One contributing factor is that Microsoft is now targeting the Storm family via its Malicious Software Removal Tool (MSRT). With the MSRT, Microsoft targets specific malware families, updating the tool monthly via its regular software update mechanism. Recently Microsoft decided to target the Storm, and included updates for it in its September 11 MSRT update. The team behind the MSRT reported that September’s MSRT cleaned some 280,000 PCs infected by Storm components.

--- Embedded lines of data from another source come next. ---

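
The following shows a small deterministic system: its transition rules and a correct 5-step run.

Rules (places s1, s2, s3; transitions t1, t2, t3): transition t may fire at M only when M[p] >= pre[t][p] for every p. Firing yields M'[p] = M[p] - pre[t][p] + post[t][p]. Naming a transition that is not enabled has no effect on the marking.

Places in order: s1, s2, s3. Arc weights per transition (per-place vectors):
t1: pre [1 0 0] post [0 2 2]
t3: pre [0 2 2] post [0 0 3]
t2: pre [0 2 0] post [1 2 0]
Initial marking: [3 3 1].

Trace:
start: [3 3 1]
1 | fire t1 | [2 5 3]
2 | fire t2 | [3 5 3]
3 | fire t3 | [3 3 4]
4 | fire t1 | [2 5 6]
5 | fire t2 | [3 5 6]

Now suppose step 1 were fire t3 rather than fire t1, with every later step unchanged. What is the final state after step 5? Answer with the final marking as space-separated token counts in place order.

(re-executing from step 1 with the substitution; state before step 1: [3 3 1])
1 | fire t3 | [3 3 1]
2 | fire t2 | [4 3 1]
3 | fire t3 | [4 3 1]
4 | fire t1 | [3 5 3]
5 | fire t2 | [4 5 3]

4 5 3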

So Microsoft, it seems, has made an impact on Storm’s operations. Moreover, future versions of MSRT will continue to focus on the storm. According to Microsoft’s Anti-Malware Engineering Team:
“…once we set our sights on a particular malware family, we will continue in that fight. So, we await the next release of MSRT when hopefully, we will take another bite out of crime”.
While we are highly likely to see new variants of Storm and continued activity from this group in the future, continued focus by Microsoft’s MSRT is welcome news indeed.